Consider what you want to know

Gaining greater insight into the doctor's thinking allows caregivers to become more involved in medical decision-making, especially when their loved ones have cognitive deficits. But it can also expose them to information that could be upsetting. Would reading a gloomy medical assessment provide a vital reality check or rob them of hope? Would it offer greater clarity and guidance or more emotional anguish? For some caregivers, having more information will provide them greater assurance and reduce their anxiety. For others, the opposite is true.

Make a plan for more discussion

For a variety of reasons, including insurance and legal requirements, health care professionals are obliged to be open and frank in the shared visit notes. If caregivers opt to read them, then they should also have the means for follow-up discussion with the professionals, not to confront them ("Why did you write that?"), but to ask for clarification or further explanation. If doctors fail to say, “Please let me know if you have any questions about anything in the shared visit notes,” then caregivers should ask specifically about their preferred means for having a more extensive conversation about what's been written to clear up any misunderstandings.

An invitation to a slower dialogue

In ideal outpatient health care visits, the doctor, patient and caregiver have productive conversations that build collaboration. But physicians often look like they're in such a rush that patients and caregivers may feel subtly discouraged from saying anything that might hold them up. The shared visit notes can become a forum for a slower, less constrained dialogue in which caregivers respond to what doctors have written by adding their own notes with their own observations, questions and clarifications. The physicians can respond back in writing or address remaining concerns in person at the beginning of the next medical appointment.

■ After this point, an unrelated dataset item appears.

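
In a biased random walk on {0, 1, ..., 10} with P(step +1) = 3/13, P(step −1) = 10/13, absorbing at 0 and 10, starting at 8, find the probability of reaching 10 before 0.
P(hit 10 before 0) = (1 − (10/3)^8) / (1 − (10/3)^10) = 9889461/109889461

Let u_k denote P(reach 10 before 0 | start at k). Boundary: u_0 = 0, u_10 = 1. Recurrence: u_k = 3/13·u_{k+1} + 10/13·u_{k-1} for 1 ≤ k ≤ 9. Try u_k = A + B·r^k with r = q/p = (10/13)/(3/13) = 10/3. Substitution satisfies the recurrence; boundary conditions give:
  u_k = (1 − r^k) / (1 − r^N) = (1 − (10/3)^8) / (1 − (10/3)^10) = 9889461/109889461.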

A husband like Zack might be delighted to be able to read the shared visit notes of his wife's neurologist and primary care provider. What he may read about their clinical impressions may not be so different from what they could have told him during visits, but he would feel like he was being included more in addressing her dementia symptoms with whatever means possible. He could add information to the doctors’ notes or even offer a compliment or two on their good care. It might give him some solace that he was helping his wife, in partnership with her doctors, as fully as he could.